Different software metadata use cases have different information requirements. biotoolsSchema supports very minimal or much more comprehensive information specifications, according to needs, without imposing a high curation burden and thus a barrier to adoption. It provides the basis for, but cannot in itself specify, a flexible information requirement suited to diverse purposes and contexts, e.g., curation of registries such as bio.tools, required information for service delivery plans, publication of software articles, or metrics for software metadata or project quality. For such purposes, a framework [63] for tool information requirements is under development (“Tool Information Profiles”), which is based on biotoolsSchema but goes beyond the syntactic/semantic constraints that can conveniently be defined in XML schema. Human-readable guidelines for curation of software metadata are also being developed as part of an emerging Curators Guide [64].
biotoolsSchema, with progressive development and adoption, can benefit the whole bioinformatics community. It can help to support best practices promoted by various research infrastructures that emphasize the value of bioinformatics software registries for findability [65, 66], and bridge the gap between technology-oriented developers and service-oriented research infrastructures and organizations. The field of software metadata management is socially and technically very complex and includes many more stakeholders and perspectives than are summarized here, with multiple projects serving different but overlapping needs, use cases, and contexts. We encourage all such efforts and warmly welcome collaborations for the continued development of biotoolsSchema, its applications, and integration into the broader bioinformatics ecosystem.
Methods
Design considerations
Requirements were established during a series of community-led workshops resulting in 10 founding principles and design considerations, now implemented as characteristics of biotoolsSchema:
Practical—focus on salient attributes of practical value in everyday use, especially to support the discovery, use, and practical interoperability of software; superfluous details are excluded.
General—generally applicable, i.e., to all manner of bioinformatics resources (see Scope).
Consistent—use ontologies and standardized enumerations of terms (see Controlled Vocabularies) where possible, to support precise searches over biotoolsSchema-formatted data and return of consistent and therefore comparable information.
Concise—mandate URLs or standard identifiers where possible, helping to ensure the sustainable upkeep of biotoolsSchema-formatted data and support future integrations, applications, and cross-linking with other resources.
Simple—biotoolsSchema is as flat (unstructured) as is practicable, ensuring ease of use whilst preserving essential structure, e.g., a meaningful model of tool function.
Compatible—it is inevitable that tool providers, integrators, and cataloguers will continue to use a variety of models, methods, and formats for tool descriptions; biotoolsSchema is broadly compatible (see Comparison to Related Efforts) to support future integration scenarios.
Extensible— to cater for emerging requirements, and remain adaptable by others for their own purposes (see Development process and status).
Stable—the maintenance of software dependencies on mutating schema is expensive.
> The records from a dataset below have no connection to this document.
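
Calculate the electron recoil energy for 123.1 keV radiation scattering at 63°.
14.3096 keV

By energy conservation: K_e = E_initial - E_final

First find the scattered photon energy:
Initial wavelength: λ = hc/E = 10.0718 pm
Compton shift: Δλ = λ_C(1 - cos(63°)) = 1.3248 pm
Final wavelength: λ' = 10.0718 + 1.3248 = 11.3966 pm
Final photon energy: E' = hc/λ' = 108.7904 keV

Electron kinetic energy:
K_e = E - E' = 123.1000 - 108.7904 = 14.3096 keV

(Intermediate values are shown rounded; full precision is carried through to the final answer.)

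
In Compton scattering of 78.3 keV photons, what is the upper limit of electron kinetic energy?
18.3670 keV

Maximum energy transfer occurs at θ = 180° (backscattering).

Initial photon: E₀ = 78.3 keV → λ₀ = 15.8345 pm

Maximum Compton shift (at 180°):
Δλ_max = 2λ_C = 2 × 2.4263 = 4.8526 pm

Final wavelength:
λ' = 15.8345 + 4.8526 = 20.6871 pm

Minimum photon energy (maximum energy to electron):
E'_min = hc/λ' = 59.9330 keV

Maximum electron kinetic energy:
K_max = E₀ - E'_min = 78.3000 - 59.9330 = 18.3670 keV

(Intermediate values are shown rounded; full precision is carried through to the final answer.)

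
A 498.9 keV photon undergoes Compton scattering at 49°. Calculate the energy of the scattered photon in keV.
373.4848 keV

First convert energy to wavelength:
λ = hc/E, with hc ≈ 1239.842 keV·pm (i.e. 1239.842 eV·nm)

For E = 498.9 keV = 498900 eV:
λ = 1239.842 keV·pm / 498.9 keV
λ = 2.4852 pm

Calculate the Compton shift:
Δλ = λ_C(1 - cos(49°)) = 2.4263 × 0.3439
Δλ = 0.8345 pm

Final wavelength:
λ' = 2.4852 + 0.8345 = 3.3197 pm

Final energy:
E' = hc/λ' = 1239.842 / 3.3197 = 373.4848 keV

(Intermediate values are shown rounded; full precision is carried through to the final answer.)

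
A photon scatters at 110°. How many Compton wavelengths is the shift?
1.3420 λ_C

The Compton shift formula is:
Δλ = λ_C(1 - cos θ)

Dividing both sides by λ_C:
Δλ/λ_C = 1 - cos θ

For θ = 110°:
Δλ/λ_C = 1 - cos(110°)
Δλ/λ_C = 1 - -0.3420
Δλ/λ_C = 1.3420

This means the shift is 1.3420 × λ_C = 3.2562 pm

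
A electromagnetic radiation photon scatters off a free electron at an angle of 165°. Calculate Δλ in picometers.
4.7699 pm

Using the Compton scattering formula:
Δλ = λ_C(1 - cos θ)

where λ_C = h/(m_e·c) ≈ 2.4263 pm is the Compton wavelength of an electron.

For θ = 165°:
cos(165°) = -0.9659
1 - cos(165°) = 1.9659

Δλ = 2.4263 × 1.9659
Δλ = 4.7699 pm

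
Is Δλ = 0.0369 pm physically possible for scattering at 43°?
No, inconsistent

Calculate the expected shift for θ = 43°:

Δλ_expected = λ_C(1 - cos(43°))
Δλ_expected = 2.4263 × (1 - cos(43°))
Δλ_expected = 2.4263 × 0.2686
Δλ_expected = 0.6518 pm

Given shift: 0.0369 pm
Expected shift: 0.6518 pm
Difference: 0.6150 pm

The values do not match. The given shift corresponds to θ ≈ 10.0°, not 43°.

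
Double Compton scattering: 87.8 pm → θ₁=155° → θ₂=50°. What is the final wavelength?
93.2920 pm

Apply Compton shift twice:

First scattering at θ₁ = 155°:
Δλ₁ = λ_C(1 - cos(155°))
Δλ₁ = 2.4263 × 1.9063
Δλ₁ = 4.6253 pm

After first scattering:
λ₁ = 87.8 + 4.6253 = 92.4253 pm

Second scattering at θ₂ = 50°:
Δλ₂ = λ_C(1 - cos(50°))
Δλ₂ = 2.4263 × 0.3572
Δλ₂ = 0.8667 pm

Final wavelength:
λ₂ = 92.4253 + 0.8667 = 93.2920 pm

Total shift: Δλ_total = 4.6253 + 0.8667 = 5.4920 pm

(Intermediate values are shown rounded; full precision is carried through to the final answer.)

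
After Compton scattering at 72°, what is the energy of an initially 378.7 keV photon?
250.4488 keV

First convert energy to wavelength:
λ = hc/E, with hc ≈ 1239.842 keV·pm (i.e. 1239.842 eV·nm)

For E = 378.7 keV = 378700 eV:
λ = 1239.842 keV·pm / 378.7 keV
λ = 3.2739 pm

Calculate the Compton shift:
Δλ = λ_C(1 - cos(72°)) = 2.4263 × 0.6910
Δλ = 1.6765 pm

Final wavelength:
λ' = 3.2739 + 1.6765 = 4.9505 pm

Final energy:
E' = hc/λ' = 1239.842 / 4.9505 = 250.4488 keV

(Intermediate values are shown rounded; full precision is carried through to the final answer.)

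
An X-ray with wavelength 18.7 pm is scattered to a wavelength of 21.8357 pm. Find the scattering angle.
107.00°

First find the wavelength shift:
Δλ = λ' - λ = 21.8357 - 18.7 = 3.1357 pm

Using Δλ = λ_C(1 - cos θ), with λ_C = h/(m_e·c) ≈ 2.42631024 pm:
cos θ = 1 - Δλ/λ_C
cos θ = 1 - 3.1357/2.42631024
cos θ = -0.292374

θ = arccos(-0.292374)
θ = 107.00°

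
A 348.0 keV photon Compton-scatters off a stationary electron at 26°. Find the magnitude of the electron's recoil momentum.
8.1814e-23 kg·m/s

The electron is initially at rest, so by conservation of momentum:
p⃗_e = p⃗₀ − p⃗'  (incident photon momentum minus scattered photon momentum)

Photon momentum magnitudes (p = h/λ = E/c):
λ₀ = hc/E₀ = 3.5628 pm → p₀ = h/λ₀ = 1.8598e-22 kg·m/s
Δλ = λ_C(1 − cos 26°) = 0.2456 pm
λ' = 3.8083 pm → p' = h/λ' = 1.7399e-22 kg·m/s

The scattered photon makes angle θ = 26° with the incident direction, so by the law of cosines:
|p⃗_e|² = p₀² + p'² − 2p₀p'cos θ
|p⃗_e|² = (1.8598e-22)² + (1.7399e-22)² − 2·1.8598e-22·1.7399e-22·cos(26°)
|p⃗_e| = 8.1814e-23 kg·m/s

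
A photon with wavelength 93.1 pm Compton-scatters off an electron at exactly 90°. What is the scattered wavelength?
95.5263 pm

Using the Compton formula: λ' = λ + λ_C(1 − cos θ)

For θ = 90°, cos θ = 0 (exact) = 0.0000, so:
1 − cos 90° = 1 − (0) = 1.0000

Δλ = λ_C × 1.0000 = 2.4263 × 1.0000 = 2.4263 pm

λ' = 93.1 + 2.4263 = 95.5263 pm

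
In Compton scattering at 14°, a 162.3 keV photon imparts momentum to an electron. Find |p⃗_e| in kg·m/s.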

Backwards-incompatible changes are only made if absolutely required (see Development process and status).
Free and open source—to encourage reuse and new applications.
Community-driven development—to ensure that end-user needs are satisfied.
Development process and status
The model is an evolution of an early prototype developed for BioMedBridges that began in 2012. Its evolution has been tightly linked with that of EDAM and bio.tools, as these projects together are the key components of an ecosystem [17] that enables communities, projects, and individuals to describe and share their own bioinformatics resources. biotoolsSchema had multiple successive development iterations, most of which were based on community events such as workshops and hackathons (the online documentation of bio.tools includes a non-exhaustive list of such events [67]). Such events typically involved the gathering of developers from the ecosystem described, together with members from domain (e.g., proteomics) or project-specific (e.g., Debian Med) communities. The events allowed us to combine contributions such as the addition of content by domain experts with the collection of feedback and requirements on EDAM, biotoolsSchema, and bio.tools. Whenever possible, we also included downstream activities, including request management using agile techniques such as priority poker, and development and debugging activities.
In parallel, development was informed by growth in bio.tools: major content providers and other end-users have helped to validate the model, with the registry itself providing a valuable dataset for this purpose. Thus, we consider the stable version (3.3.0) to satisfy major community requirements and provide a solid foundation upon which the content, functions, integration, and applications of portals such as bio.tools can be built. The model must be subject to future improvements, and the schema is extensible; both the number and type of attributes can evolve, according to end-user requirements. To provide stability for developers and software dependencies, major changes are restricted to approximately yearly cycles in released stable versions. Future versions will not depart fundamentally from the attributes or structure described in this article. From version 3.0.0, version numbers follow the SemVer 2.0.0 scheme [68]. All developments are tracked at GitHub [69]; feedback, contributions, and collaboration are welcome.
biotoolsSchema is a community-driven project governed under the leadership of the French ELIXIR Node (Jacques van Helden, Joint Head of Node) in collaboration with partners within and beyond ELIXIR, ensuring its sustainability. For further information see [70].
Documentation
The schema is comprehensively and consistently documented:
textual (human-readable) description of each schema element
additional, highly concise element descriptions, suitable, e.g., as tips in user interfaces
definition of terms in all controlled vocabularies
mapping of schema elements including controlled vocabularies to other relevant models and vocabularies
usage information including technical details (such as syntax and use of bio.tools API) and curation guidelines (good practice on using biotoolsSchema to describe tools)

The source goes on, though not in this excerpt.